Currie, affiliated with Nelson Mandela University and the South African National Biodiversity Institute, said: “There’s been a narrative that scientists should stick to doing science and provide knowledge for decision-makers in objective, unemotional language. Most scientists would love to be able to forget about the world’s problems and focus on the fun stuff, namely their research.
“But we’re global citizens — seeing our planet burn, we can’t stick our head in the sand. There’s so much disinformation from interest groups who stand to lose if we rapidly decarbonise our economies, which threatens to drown out the truth. So, many scientists are realising they have to add their voice to reason and help lobby decision-makers to act, besides doing their normal duty of pursuing objective research.”
Barnard and her co-authors’ paper, World Scientists’ Warning of a Climate Emergency, is among thousands of academic and popular publications to chart ecological collapse. How big must Homo sapiens think to repair nature; care about lived experiences beyond our immediate tribes; and evolve towards future societies who are, as Barnard puts it, “simpler; less damaging; healthier and more meaningful”?
She urged people to start with history, dire and redemptive: “Writers like polymath Jared Diamond (Collapse) and historian David Keys (Catastrophe) have shown how relatively modest and temporary climate changes, like those associated with volcanic eruptions” often accompany disease outbreaks, unrest, economic instability, warfare and resource depletion.

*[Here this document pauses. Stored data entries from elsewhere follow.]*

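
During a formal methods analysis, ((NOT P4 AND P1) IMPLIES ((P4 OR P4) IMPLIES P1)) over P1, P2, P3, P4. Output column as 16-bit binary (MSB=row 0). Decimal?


Formula: ((NOT P4 AND P1) IMPLIES ((P4 OR P4) IMPLIES P1)) over P1, P2, P3, P4 (16 rows)
Evaluate each row (bits = P1,P2,P3,P4, MSB first):
  row 0 [0000]: ((NOT 0 AND 0) IMPLIES ((0 OR 0) IMPLIES 0)) -> 1
  row 1 [0001]: ((NOT 1 AND 0) IMPLIES ((1 OR 1) IMPLIES 0)) -> 1
  row 2 [0010]: ((NOT 0 AND 0) IMPLIES ((0 OR 0) IMPLIES 0)) -> 1
  row 3 [0011]: ((NOT 1 AND 0) IMPLIES ((1 OR 1) IMPLIES 0)) -> 1
  row 4 [0100]: ((NOT 0 AND 0) IMPLIES ((0 OR 0) IMPLIES 0)) -> 1
  row 5 [0101]: ((NOT 1 AND 0) IMPLIES ((1 OR 1) IMPLIES 0)) -> 1
  row 6 [0110]: ((NOT 0 AND 0) IMPLIES ((0 OR 0) IMPLIES 0)) -> 1
  row 7 [0111]: ((NOT 1 AND 0) IMPLIES ((1 OR 1) IMPLIES 0)) -> 1
  row 8 [1000]: ((NOT 0 AND 1) IMPLIES ((0 OR 0) IMPLIES 1)) -> 1
  row 9 [1001]: ((NOT 1 AND 1) IMPLIES ((1 OR 1) IMPLIES 1)) -> 1
  row 10 [1010]: ((NOT 0 AND 1) IMPLIES ((0 OR 0) IMPLIES 1)) -> 1
  row 11 [1011]: ((NOT 1 AND 1) IMPLIES ((1 OR 1) IMPLIES 1)) -> 1
  row 12 [1100]: ((NOT 0 AND 1) IMPLIES ((0 OR 0) IMPLIES 1)) -> 1
  row 13 [1101]: ((NOT 1 AND 1) IMPLIES ((1 OR 1) IMPLIES 1)) -> 1
  row 14 [1110]: ((NOT 0 AND 1) IMPLIES ((0 OR 0) IMPLIES 1)) -> 1
  row 15 [1111]: ((NOT 1 AND 1) IMPLIES ((1 OR 1) IMPLIES 1)) -> 1
Full result column, 4 rows per line (P1,P2 fixed per line; P3,P4 runs 00..11 left to right):
  rows 0-3 [P1,P2=00]: 1111  = hex F
  rows 4-7 [P1,P2=01]: 1111  = hex F
  rows 8-11 [P1,P2=10]: 1111  = hex F
  rows 12-15 [P1,P2=11]: 1111  = hex F
Output column (row 0 .. row 15) = 1111111111111111
Output column grouped in 4s = 1111 1111 1111 1111 = 0xFFFF
Convert to decimal digit by digit (value = value*16 + digit):
  F -> 15
  15*16 + 15 (F) = 255
  255*16 + 15 (F) = 4095
  4095*16 + 15 (F) = 65535
Decimal = 65535

65535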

“I cannot emphasise enough how close we are to upending all of this.”
A Marshall Plan for Planet Earth
Even so, she said she did not support social media memes like “near-term human extinction” (“NTHE”). Instead, she cited the past 10,000 years since the agricultural revolution as an example of “uncommonly stable and benign climatic conditions”. Though “pockmarked”, these have “allowed us to develop remarkable civilisations and incredible beauty, poetry, architecture, innovation and opportunity”.
Alluding to “the fire in my own belly” — language rarely used in science interviews with the press — Barnard spoke of a vision philosophical and pragmatic: “Have the courage to change what needs to be changed. Have the serenity to accept that some things can’t be changed. Sea-level rise is now unstoppable in a human lifespan; we need to retreat our communities and infrastructure from the coast.”
To achieve drastic action envisaged by the declaration, Barnard called for “uncommon leadership” that could initiate climate recovery through a “Marshall-type” plan, such as the US-funded rescue package that injected billions of dollars to resurrect war-torn Europe.
This far-reaching emergency declaration, then, is not just for a few thousand scientists. It needs “all humanity”, Barnard and her colleagues conclude in their paper, to “sustain life on planet Earth, our only home”.